A Jurisdição Universal de Alexandre de Moraes: Inovação ou Desvio?
A soberania estatal, pilar fundamental da ordem internacional, implica, entre outras prerrogativas, o direito exclusivo de cada nação de decidir quais ordens judiciais estrangeiras acatará ou não. Tal poder não é um capricho, mas uma condição essencial para o funcionamento equilibrado do sistema global. Não vivemos em um mundo onde um magistrado de uma jurisdição qualquer pode, arbitrariamente, impor determinações de caráter universal a indivíduos e empresas além de suas fronteiras. Ao menos, ainda não.
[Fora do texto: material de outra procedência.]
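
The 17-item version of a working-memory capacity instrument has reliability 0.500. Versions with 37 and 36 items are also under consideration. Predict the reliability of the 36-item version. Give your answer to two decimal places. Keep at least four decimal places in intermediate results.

Only the ratio of lengths matters: n = 36/17 = 2.1176
r_{36} = n·r / (1 + (n − 1)·r) = 1.0588 / 1.5588 ≈ 0.6792

0.68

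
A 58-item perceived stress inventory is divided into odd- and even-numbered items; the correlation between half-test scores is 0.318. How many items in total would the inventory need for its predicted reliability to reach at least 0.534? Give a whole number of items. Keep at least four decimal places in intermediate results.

r_full = 2(0.318)/(1 + 0.318) = 0.4825
Solve Spearman-Brown for n: n = 0.534(1 − 0.4825) / [0.4825(1 − 0.534)] = 1.2290
Required items = 1.2290 × 58 = 71.28, so 72 items.

72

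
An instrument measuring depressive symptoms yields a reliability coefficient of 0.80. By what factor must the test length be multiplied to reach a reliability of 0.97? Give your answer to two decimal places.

8.08

n = 0.97(1 − 0.80) / [0.80(1 − 0.97)]
n = 0.1940 / 0.0240 ≈ 8.0833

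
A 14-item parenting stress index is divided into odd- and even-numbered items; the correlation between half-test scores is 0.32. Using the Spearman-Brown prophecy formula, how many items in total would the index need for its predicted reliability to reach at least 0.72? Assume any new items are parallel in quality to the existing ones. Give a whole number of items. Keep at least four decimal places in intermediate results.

r_full = 2(0.32)/(1 + 0.32) = 0.4848
Solve Spearman-Brown for n: n = 0.72(1 − 0.4848) / [0.4848(1 − 0.72)] = 2.7327
Required items = 2.7327 × 14 = 38.26, so 39 items.

39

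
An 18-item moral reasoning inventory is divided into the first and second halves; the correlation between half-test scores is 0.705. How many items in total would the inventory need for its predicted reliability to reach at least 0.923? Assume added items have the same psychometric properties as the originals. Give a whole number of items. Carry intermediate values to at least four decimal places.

46

Corrected full-test reliability: r_full = 2 × 0.705 / (1 + 0.705) ≈ 0.8270
Solve Spearman-Brown for n: n = 0.923(1 − 0.8270) / [0.8270(1 − 0.923)] = 2.5076
Items = 2.5076 × 18 ≈ 45.14 → 46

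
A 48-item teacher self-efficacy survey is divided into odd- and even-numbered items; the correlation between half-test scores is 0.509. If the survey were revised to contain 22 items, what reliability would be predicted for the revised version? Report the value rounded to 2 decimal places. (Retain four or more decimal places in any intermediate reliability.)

Spearman-Brown correction (n = 2): r_full = 2·0.509/(1 + 0.509) = 0.6746
Length factor from 48 to 22 items: n = 22/48 = 0.4583
r_new = n·r_full / (1 + (n − 1)·r_full) = 0.3092 / 0.6346 ≈ 0.4872

0.49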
No entanto, Alexandre de Moraes, num gesto de ousadia jurisdicional, decidiu inovar. Em lugar de recorrer aos instrumentos tradicionais de cooperação jurídica internacional, como a Convenção da Haia, as cartas rogatórias ou o auxílio direto, o ministro optou por uma abordagem singular: enviou um mandado diretamente à Rumble, em território americano, por e-mail. O expediente, cuja solenidade se equipara à comunicação de um boleto bancário ou de uma inscrição em newsletter, visava compelir a empresa a cumprir sua determinação, sob pena de restrições no Brasil.
É evidente que Moraes tinha plena consciência de que sua ordem dificilmente seria homologada pelo Estado americano. Afinal, os Estados Unidos, cuja tradição constitucional é fortemente enraizada na Primeira Emenda, tendem a rejeitar medidas que possam ser interpretadas como censura estatal. Sendo assim, um pedido formal, tramitado pelos canais usuais, teria grande probabilidade de ser recusado. A solução encontrada foi driblar tais instâncias e apostar na pressão direta sobre a plataforma, explorando a possibilidade de um cálculo pragmático por parte da empresa: cumprir a ordem para manter acesso ao mercado brasileiro ou resistir e enfrentar eventuais retaliações.
Esse imbróglio toca uma questão de fundo que precisa ser esclarecida. A internet é um espaço público, mas isso não a torna uma extensão do poder estatal. Público não significa estatal. A liberdade de expressão, nesse diapasão, é um bem público, mas não pertence ao governo. Ela diz respeito antes aos indivíduos que dela gozam numa dimensão cidadã. Confundir essa distinção é abrir caminho para uma interpretação autoritária da regulação das redes sociais, na qual a gestão dos discursos passa a ser um monopólio do Estado.
Assim, o argumento mais racional para a postura de Moraes não é que a internet brasileira é propriedade do Estado brasileiro. Seria, antes disso, o seguinte: se a internet percola a informação através das fronteiras sem grandes formalidades, então o Estado também poderia fazer o mesmo com suas ordens, em nome da efetividade das decisões judiciais. Mesmo essa tese, porém, não se sustenta. As repercussões dessa sobreposição da eficácia sobre a legalidade são preocupantes. Levada essa lógica ao limite, o Estado poderia se arrogar o direito de coibir homicídios chacinando assassinos. No entanto, ainda que, por uma incoerência bendita, não chegássemos a tanto, seria complicado não permitir desde já que outros países adotassem o mesmo critério, e poderíamos então imaginar um cenário onde tribunais chineses ou russos enviem determinações diretas a provedores brasileiros sob alegada violação de suas respectivas legislações digitais...
Portanto, o problema essencial dessa abordagem é que, sob o pretexto de punir condutas consideradas ilícitas, abre-se mão das garantias processuais e dos canais jurídicos competentes. A internet de fato desafia a territorialidade clássica, mas isso não legitima Estados a subverterem os meios legais em nome da jurisdição sem fronteiras. Se há necessidade de ampliação da cooperação internacional no âmbito cibernético, que isso se faça por vias normativamente consistentes e não por estratagemas que, no fim, mais se aproximam de um dolo mau do que de um avanço institucional.